Supplementary Materials
Supplementary Figure 1. 95% CI of the effect sizes for the magnitude effect (High – Low, shown in full lines) and immediacy effect (Immediate – Delayed, shown in dashed lines) of all ROI’s (bilateral ROI’s collapsed).
Supplementary Figure 2. Parametric analysis with anticipation modeled with three parameters: Value (High or Low), Discount Fraction (the participant-specific denominator in Eq 1) and Amount (the actual monetary amount available). Both of the latter variables were orthogonalized to Value, and Amount was additionally orthogonalized to Discount Fraction. Areas associated with Value (panel A) include right caudate, and thalamus (bilateral). Areas associated with Discount Fraction (panel B) in the direction of greater activity in association with the greater immediacy include, right putamen, insula (bilateral), supramarginal gyrus (bilateral), and right inferior frontal gyrus. Conversely, greater delay was associated with greater activity in clusters within the precuneus and occipital cortex. Finally, higher amounts were associated with higher activity in clusters within the occipital cortex (bilateral).

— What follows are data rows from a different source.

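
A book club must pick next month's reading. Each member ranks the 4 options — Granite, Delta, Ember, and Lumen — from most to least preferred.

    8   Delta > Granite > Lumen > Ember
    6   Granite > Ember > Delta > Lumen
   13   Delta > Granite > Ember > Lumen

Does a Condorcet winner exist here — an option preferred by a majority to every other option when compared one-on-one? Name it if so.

Delta

Head-to-head results (27 voters total):
Granite vs Delta: Delta wins 21–6.
Granite vs Ember: Granite wins 27–0.
Granite vs Lumen: Granite wins 27–0.
Delta vs Ember: Delta wins 21–6.
Delta vs Lumen: Delta wins 27–0.
Ember vs Lumen: Ember wins 19–8.
Delta beats each rival — Granite (21–6), Ember (21–6), Lumen (27–0) — so Delta is the Condorcet winner.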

Supplementary Figure 3. Connectivity analysis using the cluster common to High > Low and Delayed > Immediate (which was within occipital cortex) as the seed region. Green areas were significantly more associated with seed region during Immediate reward trials than during Delayed reward trials. Clusters in putamen, anterior insula, thalamus, pallidum were all significant, p < .05, controlling for whole-brain search space.